Le gouvernement de Niamey semble adopter une posture d’ouverture prudente vis-à-vis de la future administration béninoise. À l’approche de l’investiture du président élu Romuald Wadagni, le ministre nigérien des Affaires étrangères, Bakary Yaou Sangaré, a évoqué la perspective d’un rapprochement entre le Bénin et le Niger, après une période marquée par de fortes tensions.
S’exprimant sur la chaîne nationale nigérienne RTN, le chef de la diplomatie a admis qu’aucun contact officiel n’avait encore été établi avec l’équipe de transition à Cotonou. Toutefois, il a manifesté un intérêt réel pour l’instauration d’un nouveau dialogue constructif entre les deux nations voisines.
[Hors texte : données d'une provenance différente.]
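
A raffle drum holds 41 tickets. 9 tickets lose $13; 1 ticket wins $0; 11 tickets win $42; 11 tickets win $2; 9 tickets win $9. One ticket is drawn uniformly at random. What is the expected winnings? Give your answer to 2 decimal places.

E[payout] = (9/41)·(-13) + (1/41)·0 + (11/41)·42 + (11/41)·2 + (9/41)·9 = 448/41
≈ $10.93

$10.93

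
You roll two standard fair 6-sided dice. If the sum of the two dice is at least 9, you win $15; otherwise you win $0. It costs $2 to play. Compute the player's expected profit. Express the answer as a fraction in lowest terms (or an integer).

13/6 dollars

E[payout] = (13/18)·0 + (5/18)·15 = 25/6
Expected profit = 25/6 − 2 = 13/6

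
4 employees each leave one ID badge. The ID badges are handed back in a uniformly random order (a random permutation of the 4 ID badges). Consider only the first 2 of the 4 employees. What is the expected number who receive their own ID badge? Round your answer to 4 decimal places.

Let Xᵢ = 1 if person i gets their own ID badge. For each i, P(Xᵢ=1) = 1/4.
By linearity of expectation, E[X₁+…+X_2] = 2·(1/4) = 1/2.
≈ 0.5000

0.5000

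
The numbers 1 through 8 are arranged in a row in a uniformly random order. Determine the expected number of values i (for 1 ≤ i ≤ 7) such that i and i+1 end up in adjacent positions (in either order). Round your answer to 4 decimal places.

1.7500

For each i ∈ {1,…,7}, let Xᵢ = 1 if i and i+1 are adjacent. P(Xᵢ=1) = 2·(8−1)!/8! = 2/8.
By linearity, E[ΣXᵢ] = (7)·(2/8) = 7/4.
≈ 1.7500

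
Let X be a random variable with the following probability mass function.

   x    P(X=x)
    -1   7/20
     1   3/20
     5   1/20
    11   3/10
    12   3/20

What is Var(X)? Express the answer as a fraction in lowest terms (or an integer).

13251/400

E[X] = (7/20)·(-1) + (3/20)·1 + (1/20)·5 + (3/10)·11 + (3/20)·12 = 103/20
E[X²] = (7/20)·1 + (3/20)·1 + (1/20)·25 + (3/10)·121 + (3/20)·144 = 1193/20
Var(X) = 1193/20 − (103/20)² = 13251/400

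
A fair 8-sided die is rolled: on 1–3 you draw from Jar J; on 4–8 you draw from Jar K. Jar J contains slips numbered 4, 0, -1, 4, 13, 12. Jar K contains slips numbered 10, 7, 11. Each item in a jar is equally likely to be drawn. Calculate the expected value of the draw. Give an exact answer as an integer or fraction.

47/6

E[X | Jar J] = (4 + 0 − 1 + 4 + 13 + 12)/6 = 16/3
E[X | Jar K] = (10 + 7 + 11)/3 = 28/3
E[X] = (3/8)·16/3 + (5/8)·28/3 = 47/6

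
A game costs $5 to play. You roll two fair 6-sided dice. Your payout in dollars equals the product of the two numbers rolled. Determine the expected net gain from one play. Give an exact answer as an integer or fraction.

29/4 dollars

Distribution of the product of the two numbers rolled: 1 w.p. 1/36, 2 w.p. 1/18, 3 w.p. 1/18, 4 w.p. 1/12, 5 w.p. 1/18, 6 w.p. 1/9, …
E[payout] = (1/36)·1 + (1/18)·2 + (1/18)·3 + (1/12)·4 + (1/18)·5 + (1/9)·6 + (1/18)·8 + (1/36)·9 + (1/18)·10 + (1/9)·12 + (1/18)·15 + (1/36)·16 + (1/18)·18 + (1/18)·20 + (1/18)·24 + (1/36)·25 + (1/18)·30 + (1/36)·36 = 49/4
Expected profit = 49/4 − 5 = 29/4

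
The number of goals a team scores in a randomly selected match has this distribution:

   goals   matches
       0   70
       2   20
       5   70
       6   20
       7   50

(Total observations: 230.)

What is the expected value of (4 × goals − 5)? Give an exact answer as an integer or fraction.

229/23

Total = 230, so P(goals=0) = 70/230, etc.
E[4x-5] = (7/23)·(-5) + (2/23)·3 + (7/23)·15 + (2/23)·19 + (5/23)·23
     = 229/23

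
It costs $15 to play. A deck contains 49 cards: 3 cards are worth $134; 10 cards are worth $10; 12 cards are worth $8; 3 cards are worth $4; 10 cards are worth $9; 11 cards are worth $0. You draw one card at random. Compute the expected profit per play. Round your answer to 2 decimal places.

E[payout] = (3/49)·134 + (10/49)·10 + (12/49)·8 + (3/49)·4 + (10/49)·9 + (11/49)·0 = 100/7
Expected profit = 100/7 − 15 = -5/7 ≈ -$0.71

-$0.71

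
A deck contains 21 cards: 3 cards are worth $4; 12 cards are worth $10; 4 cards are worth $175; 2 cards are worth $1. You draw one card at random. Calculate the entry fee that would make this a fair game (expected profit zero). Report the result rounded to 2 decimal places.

E[payout] = (3/21)·4 + (12/21)·10 + (4/21)·175 + (2/21)·1 = 278/7
Fair fee = E[payout] = 278/7 ≈ $39.71

$39.71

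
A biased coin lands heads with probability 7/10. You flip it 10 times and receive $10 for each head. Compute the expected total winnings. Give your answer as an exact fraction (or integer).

$70

E[#heads] = 10·7/10 = 7 (linearity over flips).
E[winnings] = 10·7 = 70.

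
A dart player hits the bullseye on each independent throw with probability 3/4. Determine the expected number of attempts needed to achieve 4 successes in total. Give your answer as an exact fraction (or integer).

By linearity (sum of 4 independent geometric waits), E[trials] = 4/p = 4/(3/4) = 16/3.

16/3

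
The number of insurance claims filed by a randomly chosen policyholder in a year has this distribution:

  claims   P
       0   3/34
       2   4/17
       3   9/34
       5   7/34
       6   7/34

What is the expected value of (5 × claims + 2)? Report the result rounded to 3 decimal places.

E[5x+2] = (3/34)·2 + (4/17)·12 + (9/34)·17 + (7/34)·27 + (7/34)·32
     = 334/17 ≈ 19.647

19.647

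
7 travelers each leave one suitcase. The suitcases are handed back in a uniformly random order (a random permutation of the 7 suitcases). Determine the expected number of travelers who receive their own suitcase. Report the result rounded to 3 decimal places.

Let Xᵢ = 1 if person i gets their own suitcase. For each i, P(Xᵢ=1) = 1/7.
By linearity of expectation, E[X₁+…+X_7] = 7·(1/7) = 1.
≈ 1.000

1.000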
« Nous accueillerions avec beaucoup de satisfaction une démarche du nouveau gouvernement béninois allant dans ce sens », a précisé le ministre, tout en soulignant l’importance de signes concrets de bonne volonté pour restaurer la confiance mutuelle.
Un climat diplomatique délétère depuis le putsch de 2023
Les liens entre le Bénin et le Niger ont subi une dégradation majeure suite au coup d’État de juillet 2023, qui a placé le général Abdourahamane Tiani à la tête du pays. Depuis cet événement, le Niger maintient sa frontière terrestre fermée, ce qui entrave considérablement les flux commerciaux bilatéraux.
La crise a franchi un nouveau palier en janvier 2026, marquée par l’expulsion réciproque de diplomates et l’arrêt des services de l’ambassade du Bénin à Niamey. Les autorités nigériennes reprochent notamment à Cotonou de servir de base arrière à des mouvements hostiles au pouvoir militaire, des allégations que le gouvernement béninois a toujours fermement démenties.
Enjeux pétroliers et frontaliers : les points de discorde
Au-delà des divergences politiques, la discorde s’enracine dans des dossiers économiques stratégiques. Le projet de pipeline géré par Wapco demeure une priorité absolue dans les échanges entre les deux États. Cette infrastructure est vitale pour l’exportation de l’or noir nigérien via le port béninois de Sèmè-Kpodji.
Par ailleurs, le blocage persistant de la frontière terrestre pèse lourdement sur le quotidien des populations locales et sur l’activité des transporteurs empruntant l’axe stratégique Niamey-Cotonou.
Romuald Wadagni face à son premier défi diplomatique
L’élection de Romuald Wadagni, le 12 avril 2026, et son entrée en fonction prévue pour le 24 mai, marquent peut-être le début d’une ère nouvelle. À Niamey, les propos de Bakary Yaou Sangaré sont interprétés comme une main tendue, bien que conditionnée par des actes concrets de la part du futur président.
Malgré l’échec d’une tentative de médiation tripartite en 2025, impliquant d’anciens chefs d’État, la normalisation avec le Niger s’impose comme l’un des chantiers prioritaires du mandat de Romuald Wadagni. Un dénouement positif permettrait de redynamiser l’économie régionale et d’améliorer la sécurité collective dans une zone sahélienne en proie à une instabilité croissante.